I can't handle drinking in moderation - I think for me I need to stop completely. Any tips on how to maintain teetotal when surrounded by copious amounts of booze and pissed up middle aged people?
>>8674 How are you with non-alcoholic beer? How are they with it? I guess it's too late to buy a brew-your-own-beer kit and make your own secretly-alcohol-free homebrew that you can drink instead.
>>8674 > Any tips on how to maintain teetotal when surrounded by copious amounts of booze and pissed up middle aged people?
This is all based on personal experience, so your mileage may vary. The hands down hardest part is going to be peer pressure, and given what you said I assume "I'd rather not, but thanks" will not be accepted. Being surrounded itself can be managed by always having a safe drink in hand and keeping it topped up, it adds another hurdle to picking an alcoholic drink even if you have to piss like a mule all night. But being offered is much harder to avoid. How hard depends on how the event and individuals present will work which only you know.
Normal deflection, like "doctor's orders" won't work because family will be nosy and dig. You can try and have decoy drinks handy, like thin elderflower or lime cordial made up with sparkling water (tonic water if you really want it foamy) to mimic whatever bubbly might be present. You might get away with avoiding beer if you claim you want to avoid the carbs. That's a nonesense for anyone who knows how alcohol works, of course, and you might get called names but it's an option.
The biggest question is if you can deflect until everyone else is trollied. By that point it'll be tedious but I assume you have enough experience to play along. Prepare to be slightly less than honest the next morning, if everyone else was paralytic then you'll have the typical questions which are best answered by "I don't know, we had a great time though, didn't we?"
>>8674 A timely reminder of how much I hate drinking culture in this country. People ruining their health and ploughing their money into drink to feel shit the next day can't relax unless you're doing it too.
>>8677 And yet here we are. Either you are part of it, or you are not. This Either/Not culture would resolve so much and for national health, this one should answer not.

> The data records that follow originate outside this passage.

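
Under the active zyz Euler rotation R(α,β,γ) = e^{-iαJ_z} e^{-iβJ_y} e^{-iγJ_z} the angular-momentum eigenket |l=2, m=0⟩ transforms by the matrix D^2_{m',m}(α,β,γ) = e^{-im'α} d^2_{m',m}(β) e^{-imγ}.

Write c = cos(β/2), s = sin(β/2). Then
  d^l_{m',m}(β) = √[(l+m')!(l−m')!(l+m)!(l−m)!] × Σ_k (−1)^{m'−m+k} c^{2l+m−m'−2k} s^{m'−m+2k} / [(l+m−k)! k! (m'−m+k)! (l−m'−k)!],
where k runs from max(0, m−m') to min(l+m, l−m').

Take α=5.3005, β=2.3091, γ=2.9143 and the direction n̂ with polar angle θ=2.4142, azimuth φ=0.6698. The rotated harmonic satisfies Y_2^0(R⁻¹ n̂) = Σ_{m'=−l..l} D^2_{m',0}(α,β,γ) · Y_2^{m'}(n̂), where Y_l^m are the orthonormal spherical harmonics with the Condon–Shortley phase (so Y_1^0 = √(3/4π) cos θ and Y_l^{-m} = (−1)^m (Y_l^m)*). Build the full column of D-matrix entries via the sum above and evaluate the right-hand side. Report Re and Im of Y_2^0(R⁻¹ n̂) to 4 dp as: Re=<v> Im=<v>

Re=-0.1129 Im=0.0000

Need the full column D^2_{m',0} for m'=−2..2 at α=5.3005, β=2.3091, γ=2.9143.
cos(β/2)=0.404330, sin(β/2)=0.914613
d^2_{-2,0}: single k=2 term ⇒ +0.334983;  D = -0.128773-0.309243i
d^2_{-1,0}: k∈[1..2] ⇒ +0.148089 -0.757747 = -0.609658;  D = -0.338232+0.507230i
d^2_{0,0}: k∈[0..2] ⇒ +0.026727 -0.547025 +0.699761 = +0.179463;  D = +0.179463+0.000000i
d^2_{1,0}: k∈[0..1] ⇒ -0.148089 +0.757747 = +0.609658;  D = +0.338232+0.507230i
d^2_{2,0}: single k=0 term ⇒ +0.334983;  D = -0.128773+0.309243i
Y_2^{m'}(θ=2.4142,φ=0.6698) and Σ D·Y over m':
  (-0.1288-0.3092i)·(+0.0391-0.1662i)  (-0.3382+0.5072i)·(-0.3008+0.2382i)  (+0.1795+0.0000i)·(+0.2125+0.0000i)  (+0.3382+0.5072i)·(+0.3008+0.2382i)  (-0.1288+0.3092i)·(+0.0391+0.1662i)
Y_2^0(R⁻¹ n̂) = -0.112940+0.000000i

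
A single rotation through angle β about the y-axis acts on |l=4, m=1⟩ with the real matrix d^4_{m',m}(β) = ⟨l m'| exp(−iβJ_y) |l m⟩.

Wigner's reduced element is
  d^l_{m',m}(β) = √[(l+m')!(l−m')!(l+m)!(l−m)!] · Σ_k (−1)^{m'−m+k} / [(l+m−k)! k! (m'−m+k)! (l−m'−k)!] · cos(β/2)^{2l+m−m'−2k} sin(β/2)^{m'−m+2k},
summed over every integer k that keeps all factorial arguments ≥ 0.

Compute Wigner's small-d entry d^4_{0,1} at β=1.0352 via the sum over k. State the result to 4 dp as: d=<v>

d=-0.2887

d^4_{0,1}(β=1.0352) via Wigner's sum:
Half-angle: c=0.869009, s=0.494796. N=√(24·24·120·6)=643.987578
The bounds max(0,m−m')=1 and min(l+m,l−m')=4 give 4 terms
  k=1: (−1)^0·643.9876/(144)·0.8690^7·0.4948^1 = +0.828155
  k=2: (−1)^1·643.9876/(24)·0.8690^5·0.4948^3 = -1.610892
  k=3: (−1)^2·643.9876/(24)·0.8690^3·0.4948^5 = +0.522240
  k=4: (−1)^3·643.9876/(144)·0.8690^1·0.4948^7 = -0.028218
d^4_{0,1}(1.0352) = +0.828155 -1.610892 +0.522240 -0.028218 = -0.288715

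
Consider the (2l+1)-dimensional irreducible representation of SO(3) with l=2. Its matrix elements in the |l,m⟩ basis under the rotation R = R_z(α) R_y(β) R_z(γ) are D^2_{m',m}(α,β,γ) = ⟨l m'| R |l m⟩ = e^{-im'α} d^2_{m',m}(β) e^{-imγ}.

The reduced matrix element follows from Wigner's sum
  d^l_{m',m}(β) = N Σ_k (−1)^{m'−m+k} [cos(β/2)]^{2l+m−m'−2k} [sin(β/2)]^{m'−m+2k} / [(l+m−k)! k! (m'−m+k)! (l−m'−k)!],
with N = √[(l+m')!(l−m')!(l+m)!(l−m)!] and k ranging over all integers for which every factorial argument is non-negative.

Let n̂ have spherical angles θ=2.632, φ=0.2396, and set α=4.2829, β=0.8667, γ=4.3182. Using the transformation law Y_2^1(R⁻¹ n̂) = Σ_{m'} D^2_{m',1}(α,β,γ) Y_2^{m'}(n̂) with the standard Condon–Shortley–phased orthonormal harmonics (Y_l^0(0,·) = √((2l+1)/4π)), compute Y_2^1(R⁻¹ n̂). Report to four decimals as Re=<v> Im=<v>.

Re=-0.3280 Im=0.1761

Need the full column D^2_{m',1} for m'=−2..2 at α=4.2829, β=0.8667, γ=4.3182.
cos(β/2)=0.907564, sin(β/2)=0.419913
d^2_{-2,1}: single k=3 term ⇒ +0.134396;  D = -0.060241-0.120139i
d^2_{-1,1}: k∈[2..3] ⇒ +0.435708 -0.031091 = +0.404617;  D = +0.404365-0.014280i
d^2_{0,1}: k∈[1..2] ⇒ +0.768896 -0.164601 = +0.604295;  D = -0.232085+0.557950i
d^2_{1,1}: k∈[0..1] ⇒ +0.678437 -0.435708 = +0.242729;  D = -0.164941-0.178078i
d^2_{2,1}: single k=0 term ⇒ -0.627801;  D = -0.596397+0.196072i
Y_2^{m'}(θ=2.632,φ=0.2396) and Σ D·Y over m':
  (-0.0602-0.1201i)·(+0.0816-0.0424i)  (+0.4044-0.0143i)·(-0.3196+0.0781i)  (-0.2321+0.5580i)·(+0.4056+0.0000i)  (-0.1649-0.1781i)·(+0.3196+0.0781i)  (-0.5964+0.1961i)·(+0.0816+0.0424i)
Y_2^1(R⁻¹ n̂) = -0.328025+0.176132i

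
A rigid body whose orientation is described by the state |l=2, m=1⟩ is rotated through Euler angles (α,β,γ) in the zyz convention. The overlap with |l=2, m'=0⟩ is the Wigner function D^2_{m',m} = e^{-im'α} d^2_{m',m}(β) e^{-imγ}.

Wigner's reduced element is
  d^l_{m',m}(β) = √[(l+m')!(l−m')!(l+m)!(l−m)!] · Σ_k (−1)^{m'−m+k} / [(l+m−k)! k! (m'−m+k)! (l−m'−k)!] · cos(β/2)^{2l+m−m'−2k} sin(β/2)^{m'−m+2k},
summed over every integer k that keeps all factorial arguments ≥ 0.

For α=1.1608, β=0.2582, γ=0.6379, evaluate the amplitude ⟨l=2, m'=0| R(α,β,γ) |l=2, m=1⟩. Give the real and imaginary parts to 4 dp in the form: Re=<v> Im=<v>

First d^2_{0,1}(β=0.2582), then the phase factors e^{-i(0)α} and e^{-i(1)γ}:
Half-angle: c=0.991678, s=0.128742. N=√(2·2·6·1)=4.898979
k: max(0,(1)−(0))=1 … min(2+(1),2−(0))=2
  k=1: (−1)^0·4.8990/(2)·0.9917^3·0.1287^1 = +0.307544
  k=2: (−1)^1·4.8990/(2)·0.9917^1·0.1287^3 = -0.005183
d^2_{0,1}(0.2582) = +0.307544 -0.005183 = +0.302361
Phases: e^{-i·(0)·1.1608}=+1.000000+0.000000i, e^{-i·(1)·0.6379}=+0.803348-0.595510i ⇒ D=+0.242901-0.180059i

Re=0.2429 Im=-0.1801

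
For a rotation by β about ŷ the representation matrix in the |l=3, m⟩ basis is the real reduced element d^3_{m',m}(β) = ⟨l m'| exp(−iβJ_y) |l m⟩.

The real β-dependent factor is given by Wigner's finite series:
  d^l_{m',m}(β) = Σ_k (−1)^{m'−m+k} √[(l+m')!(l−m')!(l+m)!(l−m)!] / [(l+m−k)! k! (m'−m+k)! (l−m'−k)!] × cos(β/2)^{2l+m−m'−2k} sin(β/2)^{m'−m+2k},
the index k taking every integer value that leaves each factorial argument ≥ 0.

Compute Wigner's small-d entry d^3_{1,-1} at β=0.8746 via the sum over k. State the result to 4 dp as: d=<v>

d=0.5193

d^3_{1,-1}(β=0.8746) via Wigner's sum:
Half-angle: c=0.905898, s=0.423495. N=√(24·2·2·24)=48.000000
k∈{0,1,2} keeps every argument non-negative
  k=0: (−1)^2·48.0000/(8)·0.9059^4·0.4235^2 = +0.724713
  k=1: (−1)^3·48.0000/(6)·0.9059^2·0.4235^4 = -0.211175
  k=2: (−1)^4·48.0000/(48)·0.9059^0·0.4235^6 = +0.005769
d^3_{1,-1}(0.8746) = +0.724713 -0.211175 +0.005769 = +0.519307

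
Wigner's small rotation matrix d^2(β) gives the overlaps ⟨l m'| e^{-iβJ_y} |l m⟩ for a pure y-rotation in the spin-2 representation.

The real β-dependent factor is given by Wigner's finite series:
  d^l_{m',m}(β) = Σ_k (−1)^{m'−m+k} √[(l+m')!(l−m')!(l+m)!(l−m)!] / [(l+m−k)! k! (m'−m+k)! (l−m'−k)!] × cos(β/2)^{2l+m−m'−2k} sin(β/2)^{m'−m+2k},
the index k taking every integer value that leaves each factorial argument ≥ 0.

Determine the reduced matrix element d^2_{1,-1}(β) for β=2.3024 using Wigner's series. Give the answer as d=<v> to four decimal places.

d^2_{1,-1}(β=2.3024) via Wigner's sum:
Half-angle: c=0.407392, s=0.913253. N=√(6·1·1·6)=6.000000
Admissible k: 0..1 (factorial args all ≥0)
  k=0: (−1)^2·6.0000/(2)·0.4074^2·0.9133^2 = +0.415268
  k=1: (−1)^3·6.0000/(6)·0.4074^0·0.9133^4 = -0.695609
d^2_{1,-1}(2.3024) = +0.415268 -0.695609 = -0.280341

d=-0.2803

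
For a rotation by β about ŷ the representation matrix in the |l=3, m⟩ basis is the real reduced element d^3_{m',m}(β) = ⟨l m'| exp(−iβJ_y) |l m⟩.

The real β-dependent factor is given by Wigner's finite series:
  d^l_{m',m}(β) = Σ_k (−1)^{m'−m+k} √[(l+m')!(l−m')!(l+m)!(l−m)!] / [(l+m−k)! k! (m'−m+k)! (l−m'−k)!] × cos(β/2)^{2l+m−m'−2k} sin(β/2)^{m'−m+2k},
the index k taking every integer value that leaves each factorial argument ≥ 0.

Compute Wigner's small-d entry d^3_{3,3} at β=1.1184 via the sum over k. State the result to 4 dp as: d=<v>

d=0.3710

d^3_{3,3}(β=1.1184) via Wigner's sum:
Half-angle: c=0.847680, s=0.530508. N=√(720·1·720·1)=720.000000
k∈{0} keeps every argument non-negative
  k=0: (−1)^0·720.0000/(720)·0.8477^6·0.5305^0 = +0.371015
d^3_{3,3}(1.1184) = +0.371015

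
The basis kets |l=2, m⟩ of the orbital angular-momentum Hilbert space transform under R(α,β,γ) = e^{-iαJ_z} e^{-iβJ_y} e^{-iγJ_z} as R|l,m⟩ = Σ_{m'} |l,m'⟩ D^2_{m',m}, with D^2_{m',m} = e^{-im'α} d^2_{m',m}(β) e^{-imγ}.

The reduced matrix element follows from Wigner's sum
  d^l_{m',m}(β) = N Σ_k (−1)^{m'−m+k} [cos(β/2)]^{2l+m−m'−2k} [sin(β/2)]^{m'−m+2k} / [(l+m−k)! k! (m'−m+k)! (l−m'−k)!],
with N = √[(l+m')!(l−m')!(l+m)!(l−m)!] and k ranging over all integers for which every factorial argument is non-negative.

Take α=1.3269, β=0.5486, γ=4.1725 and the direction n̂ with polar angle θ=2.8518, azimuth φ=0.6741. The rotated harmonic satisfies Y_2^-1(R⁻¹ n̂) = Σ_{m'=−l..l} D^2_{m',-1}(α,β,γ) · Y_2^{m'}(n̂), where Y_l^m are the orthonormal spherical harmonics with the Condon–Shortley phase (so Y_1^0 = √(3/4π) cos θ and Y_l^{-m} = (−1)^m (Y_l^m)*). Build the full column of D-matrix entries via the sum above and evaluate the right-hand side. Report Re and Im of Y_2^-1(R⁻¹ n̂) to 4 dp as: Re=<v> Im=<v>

Need the full column D^2_{m',-1} for m'=−2..2 at α=1.3269, β=0.5486, γ=4.1725.
cos(β/2)=0.962615, sin(β/2)=0.270873
d^2_{-2,-1}: single k=1 term ⇒ +0.483230;  D = +0.413695+0.249736i
d^2_{-1,-1}: k∈[0..1] ⇒ +0.858639 -0.203966 = +0.654673;  D = +0.463669-0.462176i
d^2_{0,-1}: k∈[0..1] ⇒ -0.591834 +0.046863 = -0.544971;  D = +0.280137+0.467457i
d^2_{1,-1}: k∈[0..1] ⇒ +0.203966 -0.005383 = +0.198583;  D = -0.189947+0.057925i
d^2_{2,-1}: single k=0 term ⇒ -0.038263;  D = -0.001992-0.038211i
Y_2^{m'}(θ=2.8518,φ=0.6741) and Σ D·Y over m':
  (+0.4137+0.2497i)·(+0.0070-0.0308i)  (+0.4637-0.4622i)·(-0.1653+0.1321i)  (+0.2801+0.4675i)·(+0.5535+0.0000i)  (-0.1899+0.0579i)·(+0.1653+0.1321i)  (-0.0020-0.0382i)·(+0.0070+0.0308i)
Y_2^-1(R⁻¹ n̂) = +0.112139+0.369541i

Re=0.1121 Im=0.3695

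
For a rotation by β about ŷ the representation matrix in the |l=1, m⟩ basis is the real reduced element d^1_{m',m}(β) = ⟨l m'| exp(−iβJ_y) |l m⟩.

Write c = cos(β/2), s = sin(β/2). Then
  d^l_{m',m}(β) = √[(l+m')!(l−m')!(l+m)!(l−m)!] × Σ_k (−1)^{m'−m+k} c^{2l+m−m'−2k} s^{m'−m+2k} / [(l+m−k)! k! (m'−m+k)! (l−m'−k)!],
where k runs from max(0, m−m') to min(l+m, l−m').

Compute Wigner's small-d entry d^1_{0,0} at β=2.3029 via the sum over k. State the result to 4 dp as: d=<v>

d=-0.6684

d^1_{0,0}(β=2.3029) via Wigner's sum:
Half-angle: c=0.407164, s=0.913355. N=√(1·1·1·1)=1.000000
The bounds max(0,m−m')=0 and min(l+m,l−m')=1 give 2 terms
  k=0: (−1)^0·1.0000/(1)·0.4072^2·0.9134^0 = +0.165782
  k=1: (−1)^1·1.0000/(1)·0.4072^0·0.9134^2 = -0.834218
d^1_{0,0}(2.3029) = +0.165782 -0.834218 = -0.668436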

Did dry January and now I don't really feel like drinking anymore. I'd rather go play sports or do something outdoorsy than spend yet another night getting drunk at a bar or a club. Realised that I have tonne of restless energy at night which I've been pacifying with booze.
I'm sitting here, in a flat, and if I just stop nothing would change for about 3 months. Not pleasant for me, of course, but if I just keeled over, fuck. I should aat leat hop into a bin bag,
Kestrel has been tasting off recently. Not quite as off as the fake Glenn's, but worse. Normally it's bland, which given 9% is an achievement, but recently I get slightly rusty tins and it tastes wrong. Two different cans (plain and fancy), two different flavours, is this enshittification?
>>8688 No one, I hope. Along with everything else it's gone up from £1.99 to £2.49 recently right in line with Speccy Brew and I know which I'd rather drink. Bland nothing or athletes foot, hmm. Perla, Okocim, Debowe, K, and OJ(?) are £1.80. Technically a better deal, but not as (usually) nice.
And by experimentation, confirmed. The fancy tins, double Scottish flag, Kestrel written on a horizontal banderole, over a golden oval, top of tin has a golden ring saying "Award Winning" seem to be to off ones, maybe old stock. Plain tins, simple top to bottom arrangement, are the proper ones.
Mate, that's absolutely fantastic news. It's a clear sign that the changes you've made are working and your liver is starting to recover. You've made a huge amount of progress and you should be properly proud of yourself. Obviously you should try and cut down on the binge drinking if you can, but the most important thing is to keep up the progress you've already made.